United States Courts
Western district of Missouri
Federal Rules Changes Effective Dec. 1(Reprinted from The Third Branch, Vol. 42, Number 11, November 2010) Rule 26 Amendment Affects Expert WitnessesAmong the changes is an amendment to Civil Rule 26 that will have a significant impact on how lawyers use expert witnesses. The amendment extends work-product protection to draft reports by testifying expert witnesses and, with some specified exceptions, communications between attorneys and their experts. Before the change, Rule 26 had been interpreted to require reports from all witnesses offering expert testimony, and to allow discovery of all communications between counsel and expert witnesses and all draft expert reports. As a result, lawyers and experts often took elaborate steps to avoid creating any discoverable record. At the same time, they invested time and effort in discovering the other side’s drafts and communications.

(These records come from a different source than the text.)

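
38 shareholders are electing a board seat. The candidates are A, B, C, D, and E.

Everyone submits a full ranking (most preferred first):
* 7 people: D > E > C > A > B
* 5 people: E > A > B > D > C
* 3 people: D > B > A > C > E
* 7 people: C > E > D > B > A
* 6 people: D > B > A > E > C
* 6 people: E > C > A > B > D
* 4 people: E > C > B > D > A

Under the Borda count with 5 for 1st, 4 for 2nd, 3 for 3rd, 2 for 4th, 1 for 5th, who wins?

E

A: 7×2 + 5×4 + 3×3 + 7×1 + 6×3 + 6×3 + 4×1 = 90
B: 7×1 + 5×3 + 3×4 + 7×2 + 6×4 + 6×2 + 4×3 = 96
C: 7×3 + 5×1 + 3×2 + 7×5 + 6×1 + 6×4 + 4×4 = 113
D: 7×5 + 5×2 + 3×5 + 7×3 + 6×5 + 6×1 + 4×2 = 125
E: 7×4 + 5×5 + 3×1 + 7×4 + 6×2 + 6×5 + 4×5 = 146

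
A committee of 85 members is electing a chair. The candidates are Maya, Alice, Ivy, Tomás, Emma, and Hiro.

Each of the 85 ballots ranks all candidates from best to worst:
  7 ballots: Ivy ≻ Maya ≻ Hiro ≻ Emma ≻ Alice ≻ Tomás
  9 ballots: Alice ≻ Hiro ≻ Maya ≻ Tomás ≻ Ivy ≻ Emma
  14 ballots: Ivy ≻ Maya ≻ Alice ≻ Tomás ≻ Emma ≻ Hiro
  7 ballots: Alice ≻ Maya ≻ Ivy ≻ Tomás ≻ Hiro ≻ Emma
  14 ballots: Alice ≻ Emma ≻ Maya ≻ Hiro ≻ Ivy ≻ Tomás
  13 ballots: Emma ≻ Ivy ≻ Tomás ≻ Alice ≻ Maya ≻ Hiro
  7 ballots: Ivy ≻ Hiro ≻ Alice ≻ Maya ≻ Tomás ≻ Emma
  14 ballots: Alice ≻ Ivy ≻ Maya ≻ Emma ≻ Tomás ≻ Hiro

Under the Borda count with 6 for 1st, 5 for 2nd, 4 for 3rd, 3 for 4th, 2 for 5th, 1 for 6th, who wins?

Alice

Maya: 7×5 + 9×4 + 14×5 + 7×5 + 14×4 + 13×2 + 7×3 + 14×4 = 335
Alice: 7×2 + 9×6 + 14×4 + 7×6 + 14×6 + 13×3 + 7×4 + 14×6 = 401
Ivy: 7×6 + 9×2 + 14×6 + 7×4 + 14×2 + 13×5 + 7×6 + 14×5 = 377
Tomás: 7×1 + 9×3 + 14×3 + 7×3 + 14×1 + 13×4 + 7×2 + 14×2 = 205
Emma: 7×3 + 9×1 + 14×2 + 7×1 + 14×5 + 13×6 + 7×1 + 14×3 = 262
Hiro: 7×4 + 9×5 + 14×1 + 7×2 + 14×3 + 13×1 + 7×5 + 14×1 = 205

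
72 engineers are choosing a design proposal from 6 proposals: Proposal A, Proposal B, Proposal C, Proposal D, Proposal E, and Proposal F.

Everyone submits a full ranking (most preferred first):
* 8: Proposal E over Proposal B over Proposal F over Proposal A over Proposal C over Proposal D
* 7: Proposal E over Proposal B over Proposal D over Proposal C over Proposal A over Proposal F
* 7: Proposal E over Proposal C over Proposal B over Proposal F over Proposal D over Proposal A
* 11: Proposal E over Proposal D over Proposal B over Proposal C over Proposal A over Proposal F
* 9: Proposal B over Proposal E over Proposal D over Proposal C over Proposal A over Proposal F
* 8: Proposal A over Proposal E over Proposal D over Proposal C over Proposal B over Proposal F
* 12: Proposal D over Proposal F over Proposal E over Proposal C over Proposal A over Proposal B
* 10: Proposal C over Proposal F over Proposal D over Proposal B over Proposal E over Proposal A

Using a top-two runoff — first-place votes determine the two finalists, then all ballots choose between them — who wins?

Round 1 first-place votes: Proposal A 8, Proposal B 9, Proposal C 10, Proposal D 12, Proposal E 33, Proposal F 0. Proposal E and Proposal D advance.
Runoff: Proposal E is ranked above Proposal D on 50 ballots, Proposal D above Proposal E on 22.

Proposal E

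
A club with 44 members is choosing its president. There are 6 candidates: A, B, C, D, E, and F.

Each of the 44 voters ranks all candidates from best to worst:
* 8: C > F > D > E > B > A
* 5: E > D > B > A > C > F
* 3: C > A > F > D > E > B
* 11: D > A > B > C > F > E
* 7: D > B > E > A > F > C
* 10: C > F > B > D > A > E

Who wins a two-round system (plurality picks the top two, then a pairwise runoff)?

Round 1 first-place votes: A 0, B 0, C 21, D 18, E 5, F 0. C and D advance.
Runoff: C is ranked above D on 21 ballots, D above C on 23.

D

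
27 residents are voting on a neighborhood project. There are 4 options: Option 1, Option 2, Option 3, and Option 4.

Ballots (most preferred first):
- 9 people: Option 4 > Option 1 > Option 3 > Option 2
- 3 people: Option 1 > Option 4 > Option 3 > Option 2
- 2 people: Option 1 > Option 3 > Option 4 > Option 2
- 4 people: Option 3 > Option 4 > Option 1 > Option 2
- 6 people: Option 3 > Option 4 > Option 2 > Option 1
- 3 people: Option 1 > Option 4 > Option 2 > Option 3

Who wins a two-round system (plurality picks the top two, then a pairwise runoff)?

Round 1 first-place votes: Option 1 8, Option 2 0, Option 3 10, Option 4 9. Option 3 and Option 4 advance.
Runoff: Option 3 is ranked above Option 4 on 12 ballots, Option 4 above Option 3 on 15.

Option 4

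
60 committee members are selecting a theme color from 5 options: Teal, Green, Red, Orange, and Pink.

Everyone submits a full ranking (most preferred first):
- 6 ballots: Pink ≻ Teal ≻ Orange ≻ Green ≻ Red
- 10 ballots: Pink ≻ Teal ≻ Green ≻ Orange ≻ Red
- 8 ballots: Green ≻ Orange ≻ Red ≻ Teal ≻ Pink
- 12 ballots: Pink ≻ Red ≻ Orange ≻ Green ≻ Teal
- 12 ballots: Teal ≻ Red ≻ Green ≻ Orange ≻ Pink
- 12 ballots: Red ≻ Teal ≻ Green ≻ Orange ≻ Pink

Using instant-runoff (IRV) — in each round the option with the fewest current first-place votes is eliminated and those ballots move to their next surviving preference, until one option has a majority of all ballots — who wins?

Round 1: Teal 12, Green 8, Red 12, Orange 0, Pink 28. Orange eliminated.
Round 2: Teal 12, Green 8, Red 12, Pink 28. Green eliminated.
Round 3: Teal 12, Red 20, Pink 28. Teal eliminated.
Round 4: Red 32, Pink 28. Red has a majority (≥31).

Red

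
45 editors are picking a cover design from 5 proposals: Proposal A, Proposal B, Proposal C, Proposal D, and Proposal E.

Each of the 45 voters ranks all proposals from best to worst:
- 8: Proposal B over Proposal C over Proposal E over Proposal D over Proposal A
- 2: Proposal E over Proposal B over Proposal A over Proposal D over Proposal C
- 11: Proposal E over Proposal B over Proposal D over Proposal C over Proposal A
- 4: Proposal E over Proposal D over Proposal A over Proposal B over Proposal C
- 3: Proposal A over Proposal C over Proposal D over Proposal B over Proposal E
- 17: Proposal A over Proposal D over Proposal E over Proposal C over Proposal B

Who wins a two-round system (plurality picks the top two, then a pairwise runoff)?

Round 1 first-place votes: Proposal A 20, Proposal B 8, Proposal C 0, Proposal D 0, Proposal E 17. Proposal A and Proposal E advance.
Runoff: Proposal A is ranked above Proposal E on 20 ballots, Proposal E above Proposal A on 25.

Proposal E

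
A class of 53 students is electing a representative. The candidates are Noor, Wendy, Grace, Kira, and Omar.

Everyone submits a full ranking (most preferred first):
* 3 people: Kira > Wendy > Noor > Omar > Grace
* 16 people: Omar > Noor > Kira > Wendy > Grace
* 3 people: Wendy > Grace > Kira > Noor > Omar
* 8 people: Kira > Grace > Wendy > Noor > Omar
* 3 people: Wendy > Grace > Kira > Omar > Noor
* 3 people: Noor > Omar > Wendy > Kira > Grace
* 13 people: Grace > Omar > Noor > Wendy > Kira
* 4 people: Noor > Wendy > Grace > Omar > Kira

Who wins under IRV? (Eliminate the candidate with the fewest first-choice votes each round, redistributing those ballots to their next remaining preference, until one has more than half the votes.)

Round 1: Noor 7, Wendy 6, Grace 13, Kira 11, Omar 16. Wendy eliminated.
Round 2: Noor 7, Grace 19, Kira 11, Omar 16. Noor eliminated.
Round 3: Grace 23, Kira 11, Omar 19. Kira eliminated.
Round 4: Grace 31, Omar 22. Grace has a majority (≥27).

Grace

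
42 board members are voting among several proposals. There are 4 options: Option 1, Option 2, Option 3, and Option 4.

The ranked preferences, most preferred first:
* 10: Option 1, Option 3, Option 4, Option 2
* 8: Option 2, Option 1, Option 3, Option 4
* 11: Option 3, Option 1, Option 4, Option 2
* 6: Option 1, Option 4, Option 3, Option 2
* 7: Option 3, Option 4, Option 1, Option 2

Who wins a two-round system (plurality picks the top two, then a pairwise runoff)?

Option 1

Round 1 first-place votes: Option 1 16, Option 2 8, Option 3 18, Option 4 0. Option 3 and Option 1 advance.
Runoff: Option 3 is ranked above Option 1 on 18 ballots, Option 1 above Option 3 on 24.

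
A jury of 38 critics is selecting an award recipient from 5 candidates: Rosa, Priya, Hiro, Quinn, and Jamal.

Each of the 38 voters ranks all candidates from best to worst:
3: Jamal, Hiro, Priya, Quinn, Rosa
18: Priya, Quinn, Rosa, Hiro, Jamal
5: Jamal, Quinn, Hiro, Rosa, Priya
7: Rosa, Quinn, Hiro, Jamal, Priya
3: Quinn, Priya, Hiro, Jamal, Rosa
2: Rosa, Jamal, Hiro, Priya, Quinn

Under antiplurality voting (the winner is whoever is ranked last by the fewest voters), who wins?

Hiro

Last-place votes: Rosa 6, Priya 12, Hiro 0, Quinn 2, Jamal 18.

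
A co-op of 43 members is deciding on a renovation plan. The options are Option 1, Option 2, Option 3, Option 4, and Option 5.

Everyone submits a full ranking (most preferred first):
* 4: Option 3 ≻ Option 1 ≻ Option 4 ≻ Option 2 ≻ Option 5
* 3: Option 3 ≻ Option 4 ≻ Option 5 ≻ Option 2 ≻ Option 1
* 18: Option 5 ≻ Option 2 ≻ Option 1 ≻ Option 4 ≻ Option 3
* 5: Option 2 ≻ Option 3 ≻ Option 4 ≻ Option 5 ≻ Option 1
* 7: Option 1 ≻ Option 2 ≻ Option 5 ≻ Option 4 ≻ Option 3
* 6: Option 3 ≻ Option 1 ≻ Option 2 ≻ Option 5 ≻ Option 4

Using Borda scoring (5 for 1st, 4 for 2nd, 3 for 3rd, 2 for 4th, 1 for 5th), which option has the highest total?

Option 2

Option 1: 4×4 + 3×1 + 18×3 + 5×1 + 7×5 + 6×4 = 137
Option 2: 4×2 + 3×2 + 18×4 + 5×5 + 7×4 + 6×3 = 157
Option 3: 4×5 + 3×5 + 18×1 + 5×4 + 7×1 + 6×5 = 110
Option 4: 4×3 + 3×4 + 18×2 + 5×3 + 7×2 + 6×1 = 95
Option 5: 4×1 + 3×3 + 18×5 + 5×2 + 7×3 + 6×2 = 146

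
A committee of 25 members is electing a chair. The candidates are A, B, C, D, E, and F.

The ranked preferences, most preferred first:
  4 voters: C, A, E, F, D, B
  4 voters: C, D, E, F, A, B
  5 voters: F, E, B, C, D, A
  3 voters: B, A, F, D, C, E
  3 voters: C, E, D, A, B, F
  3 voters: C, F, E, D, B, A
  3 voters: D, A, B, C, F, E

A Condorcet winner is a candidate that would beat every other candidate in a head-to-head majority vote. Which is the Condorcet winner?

C

C vs A: 19–6
C vs B: 14–11
C vs D: 19–6
C vs E: 20–5
C vs F: 17–8
C beats every other candidate.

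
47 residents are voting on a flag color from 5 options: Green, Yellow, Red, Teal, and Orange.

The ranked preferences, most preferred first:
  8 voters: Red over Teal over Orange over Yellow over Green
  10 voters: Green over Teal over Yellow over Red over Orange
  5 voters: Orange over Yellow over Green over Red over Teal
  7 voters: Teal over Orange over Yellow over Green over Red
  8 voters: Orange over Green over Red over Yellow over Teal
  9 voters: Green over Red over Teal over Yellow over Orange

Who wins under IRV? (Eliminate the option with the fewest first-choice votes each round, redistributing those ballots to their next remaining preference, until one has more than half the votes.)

Round 1: Green 19, Yellow 0, Red 8, Teal 7, Orange 13. Yellow eliminated.
Round 2: Green 19, Red 8, Teal 7, Orange 13. Teal eliminated.
Round 3: Green 19, Red 8, Orange 20. Red eliminated.
Round 4: Green 19, Orange 28. Orange has a majority (≥24).

Orange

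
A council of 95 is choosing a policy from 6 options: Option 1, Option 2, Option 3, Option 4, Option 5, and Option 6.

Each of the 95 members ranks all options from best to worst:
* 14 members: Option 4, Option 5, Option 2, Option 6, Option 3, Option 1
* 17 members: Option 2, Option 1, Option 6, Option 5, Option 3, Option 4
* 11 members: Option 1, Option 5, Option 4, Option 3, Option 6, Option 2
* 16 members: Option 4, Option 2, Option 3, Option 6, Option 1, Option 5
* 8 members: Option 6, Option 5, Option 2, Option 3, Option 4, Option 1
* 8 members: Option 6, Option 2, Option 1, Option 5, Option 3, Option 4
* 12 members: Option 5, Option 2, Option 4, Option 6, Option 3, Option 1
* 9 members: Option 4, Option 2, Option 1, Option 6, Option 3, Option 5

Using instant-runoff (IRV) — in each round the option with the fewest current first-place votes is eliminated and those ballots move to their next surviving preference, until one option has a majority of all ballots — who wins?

Round 1: Option 1 11, Option 2 17, Option 3 0, Option 4 39, Option 5 12, Option 6 16. Option 3 eliminated.
Round 2: Option 1 11, Option 2 17, Option 4 39, Option 5 12, Option 6 16. Option 1 eliminated.
Round 3: Option 2 17, Option 4 39, Option 5 23, Option 6 16. Option 6 eliminated.
Round 4: Option 2 25, Option 4 39, Option 5 31. Option 2 eliminated.
Round 5: Option 4 39, Option 5 56. Option 5 has a majority (≥48).

Option 5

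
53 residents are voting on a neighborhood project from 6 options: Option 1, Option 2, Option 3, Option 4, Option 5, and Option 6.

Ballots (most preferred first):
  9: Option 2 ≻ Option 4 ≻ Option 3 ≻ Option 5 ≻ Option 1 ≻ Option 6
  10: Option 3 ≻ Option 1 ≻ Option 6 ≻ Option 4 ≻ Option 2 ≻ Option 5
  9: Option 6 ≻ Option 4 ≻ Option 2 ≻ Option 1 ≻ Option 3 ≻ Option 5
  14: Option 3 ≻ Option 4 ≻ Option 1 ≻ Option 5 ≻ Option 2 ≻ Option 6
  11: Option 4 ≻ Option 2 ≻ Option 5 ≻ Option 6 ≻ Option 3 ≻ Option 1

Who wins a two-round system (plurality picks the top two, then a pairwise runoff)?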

“The artificial and wasteful discovery-avoidance practices include lawyers hiring two sets of experts—one for consultation, to do the work and develop the opinions, and one to provide the testimony—to avoid creating a discoverable record of the collaborative interaction with the experts,” said Judge Lee Rosenthal, chair of the Judicial Conference Committee on Rules of Practice and Procedure. To sidestep the rule requirement, experts have often avoided taking notes or making records of any preliminary analyses or opinions, or producing any draft report. The only written record has been the final report. This practice added to the cost and burden of discovery, impeded the efficient and proper use of experts by both sides, needlessly lengthened depositions, detracted from cross-examination into the merits of the expert’s opinions, made some qualified individuals unwilling to serve as experts, and may have reduced the quality of an expert’s work. Nevertheless, discovery into the basis of an expert’s opinion is critical. And the best way to scrutinize the merits of an expert’s opinion, the Advisory Committee on the Civil Rules of Procedure concluded, is by cross-examination “on the substantive strength and weaknesses of the opinions and by presenting evidence bearing on those issues.” The amended rule specifically provides that the following communications between lawyer and expert are open to discovery: (1) compensation for the expert’s study or testimony, (2) facts or data provided by the lawyer that the expert considered in forming opinions, and (3) assumptions provided to the expert by the lawyer that the expert relied upon in forming an opinion. The amendments to Rule 26 are supported by lawyers and bar organizations, including the American Bar Association, the Council of the American Bar Association Section on Litigation, the American College of Trial Lawyers, the American Association for Justice, the Federal Magistrate Judges’ Association, the Lawyers for Civil Justice and the U.S. Department of Justice, among others.